Yesterday, the UFC announced BJ Penn’s removal from his UFC 199 bout against Cole Miller due to a potential Anti-Doping Policy violation. Back in March, Penn disclosed his use of an IV in excess of 50 ml in a six-hour period. The IV ban went into effect in October.
Penn does not deny the IV use. Rather, he claims he was unaware the IV ban extended out-of-competition.
Regardless, Penn’s violation raises questions. Namely, how long has Penn been using IVs?
In July, Penn tweeted: “I love the new PED and IV ban in the UFC. I never took an IV in my life after a weigh-in. IVs are for wimps! #BeerAndHotDogs.” It’s clear now that Penn was particular in his language. Never taking an IV and never taking an IV after a weigh-in are two very different things.
It’s not just Penn’s words that are incriminating, however. Take a look at his fight career. Penn competed at lightweight for the first eight fights of his career. At UFC 46, he moved up to 170 pounds and defeated Matt Hughes for the UFC welterweight title. He proceeded to leave the UFC for K-1 and took fights at both middleweight and heavyweight.
It’s clear now when looking back: Penn had a problem with IVs. How else can we explain this sudden rise in weight? Unable to keep control on his addiction, he was forced to fight well above his ideal weight class. That he found success – he went 3-1 during this time – is a testament to his prodigious talent.

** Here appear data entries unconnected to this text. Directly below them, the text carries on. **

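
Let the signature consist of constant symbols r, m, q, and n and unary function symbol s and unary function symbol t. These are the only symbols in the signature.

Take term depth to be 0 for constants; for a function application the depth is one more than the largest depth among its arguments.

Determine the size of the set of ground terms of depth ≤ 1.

If N_k denotes the number of depth-≤k ground terms, the 4 constants give N_0 = 4, and each function symbol of arity r contributes N_{k-1}^r new terms at level k: N_k = 4 + N_{k-1} + N_{k-1}.
N_0 = 4
N_1 = 4 + 4 + 4 = 12

12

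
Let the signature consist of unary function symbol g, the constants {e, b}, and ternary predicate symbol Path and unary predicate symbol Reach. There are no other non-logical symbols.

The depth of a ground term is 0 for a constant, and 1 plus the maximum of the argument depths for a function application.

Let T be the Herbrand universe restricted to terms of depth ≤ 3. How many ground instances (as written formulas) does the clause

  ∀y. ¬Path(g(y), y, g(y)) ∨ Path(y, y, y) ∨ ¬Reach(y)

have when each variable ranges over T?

8

Ground terms of depth ≤ 3:
  Let N_k count ground terms of depth at most k. Each non-constant term of depth ≤ k is some function symbol applied to depth-≤(k−1) arguments, giving N_k = 2 + N_{k-1}.
  N_0 = 2
  N_1 = 2 + 2 = 4
  N_2 = 2 + 4 = 6
  N_3 = 2 + 6 = 8
So there are 8 ground terms available for substitution.
The body mentions the single quantified variable y; since ground terms form a free algebra, no two substitutions collapse to the same formula.
Number of ground instances = 8.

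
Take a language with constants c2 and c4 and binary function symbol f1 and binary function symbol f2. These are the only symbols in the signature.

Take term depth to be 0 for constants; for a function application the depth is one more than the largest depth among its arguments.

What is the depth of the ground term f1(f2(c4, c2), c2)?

2

depth(f2(c4, c2)) = 1 + max(0, 0) = 1
depth(f1(f2(c4, c2), c2)) = 1 + max(1, 0) = 2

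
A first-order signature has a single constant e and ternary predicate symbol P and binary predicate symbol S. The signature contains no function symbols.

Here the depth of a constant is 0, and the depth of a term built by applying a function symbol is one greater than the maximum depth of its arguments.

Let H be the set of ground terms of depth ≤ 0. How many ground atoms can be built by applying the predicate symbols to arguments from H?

2

First count ground terms of depth ≤ 0.
With no function symbols every ground term is a constant, so there is exactly 1 ground term at every depth bound.
N_0 = 1
So |H| = 1.
For each predicate symbol, the number of ground atoms is |H| raised to its arity; summing:
  P: 1^3 = 1;  S: 1^2 = 1
Total ground atoms: 1 + 1 = 2.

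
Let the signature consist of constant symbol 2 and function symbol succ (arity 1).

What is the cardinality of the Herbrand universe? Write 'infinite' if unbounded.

infinite

The signature has at least one function symbol (succ, arity 1) and at least one constant (2).
Iterating succ gives infinitely many distinct ground terms: 2, succ(2), succ(succ(2)), ...
So the Herbrand universe is infinite.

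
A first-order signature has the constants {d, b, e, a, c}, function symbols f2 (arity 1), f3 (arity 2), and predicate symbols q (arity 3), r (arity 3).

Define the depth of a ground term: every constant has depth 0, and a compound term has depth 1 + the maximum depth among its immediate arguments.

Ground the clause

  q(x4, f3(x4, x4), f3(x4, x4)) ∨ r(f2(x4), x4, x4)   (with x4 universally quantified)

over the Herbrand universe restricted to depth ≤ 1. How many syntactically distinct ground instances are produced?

35

Ground terms of depth ≤ 1:
  Write N_k for the number of ground terms of depth ≤ k. A term of depth ≤ k is either a constant or a function symbol applied to arguments of depth ≤ k−1, so N_k = 5 + N_{k-1} + N_{k-1}^2.
  N_0 = 5
  N_1 = 5 + 5 + 5^2 = 35
So there are 35 ground terms available for substitution.
The variable x4 ranges independently over the available ground terms, and distinct assignments produce distinct instances.
Number of ground instances = 35.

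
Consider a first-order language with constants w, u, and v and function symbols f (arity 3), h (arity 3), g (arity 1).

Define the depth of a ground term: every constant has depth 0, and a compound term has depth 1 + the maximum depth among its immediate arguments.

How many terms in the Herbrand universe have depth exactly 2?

Count level by level. With function symbols f/3, h/3, g/1, the terms of depth ≤ k are the 3 constants together with each function applied to depth-≤(k−1) tuples, so N_k = 3 + N_{k-1}^3 + N_{k-1}^3 + N_{k-1}.
N_0 = 3
N_1 = 3 + 3^3 + 3^3 + 3 = 60
N_2 = 3 + 60^3 + 60^3 + 60 = 432063
Terms of depth exactly 2: N_2 − N_1 = 432063 − 60 = 432003.

432003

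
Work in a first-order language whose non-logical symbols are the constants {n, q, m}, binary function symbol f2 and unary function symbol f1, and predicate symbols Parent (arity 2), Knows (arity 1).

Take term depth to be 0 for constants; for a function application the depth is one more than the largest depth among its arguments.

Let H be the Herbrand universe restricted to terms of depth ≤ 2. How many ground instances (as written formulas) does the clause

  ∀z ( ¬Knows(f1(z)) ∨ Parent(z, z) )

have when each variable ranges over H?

243

Ground terms of depth ≤ 2:
  Let N_k = |{terms of depth ≤ k}|. Then N_0 = 3 and N_k = 3 + N_{k-1}^2 + N_{k-1} for k ≥ 1 (one summand per function symbol, arity giving the exponent).
  N_0 = 3
  N_1 = 3 + 3^2 + 3 = 15
  N_2 = 3 + 15^2 + 15 = 243
So there are 243 ground terms available for substitution.
The variable z ranges independently over the available ground terms, and distinct assignments produce distinct instances.
Number of ground instances = 243.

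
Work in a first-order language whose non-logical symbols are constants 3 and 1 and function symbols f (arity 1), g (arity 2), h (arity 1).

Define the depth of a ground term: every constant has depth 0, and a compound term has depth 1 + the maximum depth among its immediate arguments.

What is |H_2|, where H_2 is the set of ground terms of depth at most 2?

122

Count level by level. With function symbols f/1, g/2, h/1, the terms of depth ≤ k are the 2 constants together with each function applied to depth-≤(k−1) tuples, so N_k = 2 + N_{k-1} + N_{k-1}^2 + N_{k-1}.
N_0 = 2
N_1 = 2 + 2 + 2^2 + 2 = 10
N_2 = 2 + 10 + 10^2 + 10 = 122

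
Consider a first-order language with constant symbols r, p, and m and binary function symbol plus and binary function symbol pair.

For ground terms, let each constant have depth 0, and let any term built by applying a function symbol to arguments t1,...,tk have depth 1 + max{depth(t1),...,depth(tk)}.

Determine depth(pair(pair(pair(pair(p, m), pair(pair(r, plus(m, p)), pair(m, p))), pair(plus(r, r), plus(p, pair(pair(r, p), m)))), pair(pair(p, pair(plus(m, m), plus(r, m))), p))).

depth(pair(p, m)) = 1 + max(0, 0) = 1
depth(plus(m, p)) = 1 + max(0, 0) = 1
depth(pair(r, plus(m, p))) = 1 + max(0, 1) = 2
depth(pair(m, p)) = 1 + max(0, 0) = 1
depth(pair(pair(r, plus(m, p)), pair(m, p))) = 1 + max(2, 1) = 3
depth(pair(pair(p, m), pair(pair(r, plus(m, p)), pair(m, p)))) = 1 + max(1, 3) = 4
depth(plus(r, r)) = 1 + max(0, 0) = 1
depth(pair(r, p)) = 1 + max(0, 0) = 1
depth(pair(pair(r, p), m)) = 1 + max(1, 0) = 2
depth(plus(p, pair(pair(r, p), m))) = 1 + max(0, 2) = 3
depth(pair(plus(r, r), plus(p, pair(pair(r, p), m)))) = 1 + max(1, 3) = 4
depth(pair(pair(pair(p, m), pair(pair(r, plus(m, p)), pair(m, p))), pair(plus(r, r), plus(p, pair(pair(r, p), m))))) = 1 + max(4, 4) = 5
depth(plus(m, m)) = 1 + max(0, 0) = 1
depth(plus(r, m)) = 1 + max(0, 0) = 1
depth(pair(plus(m, m), plus(r, m))) = 1 + max(1, 1) = 2
depth(pair(p, pair(plus(m, m), plus(r, m)))) = 1 + max(0, 2) = 3
depth(pair(pair(p, pair(plus(m, m), plus(r, m))), p)) = 1 + max(3, 0) = 4
depth(pair(pair(pair(pair(p, m), pair(pair(r, plus(m, p)), pair(m, p))), pair(plus(r, r), plus(p, pair(pair(r, p), m)))), pair(pair(p, pair(plus(m, m), plus(r, m))), p))) = 1 + max(5, 4) = 6

6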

Penn had to face the reality of his situation when he returned to the UFC in 2006. Thinking he was using IVs in moderation, he took welterweight fights against Georges St-Pierre and Matt Hughes. He lost both. It was at that point that Penn found the courage to face his demons and rid himself of the IVs that had plagued his career.
He won three straight fights at 155, winning the vacant lightweight title against Joe Stevenson at UFC 80 and knocking out the former champ Sean Sherk at UFC 84. It seemed like Penn had his life back on track.
But as it often is, battling addiction is not a linear proposition. Penn bounced back and forth between welterweight and lightweight as his weight bounced up and down through his use of IVs. The siren song of the saline solution constantly calling out to him.
It’s clear now that Penn is a danger to himself. His use (or, rather, abuse) of IVs has gotten to the point where he’s manipulating doctors into giving him his fix for weeklong benders.
Thankfully, Penn revealed as such to USADA during an IV stupor. And it’s clear now just why exactly these rules were set in place last year. Thankfully, the UFC and USADA have made it their mission to put fighters’ well-being above all else.
The above is pretty obviously satire, so don’t sue Michael Fagan or MMA Sucka.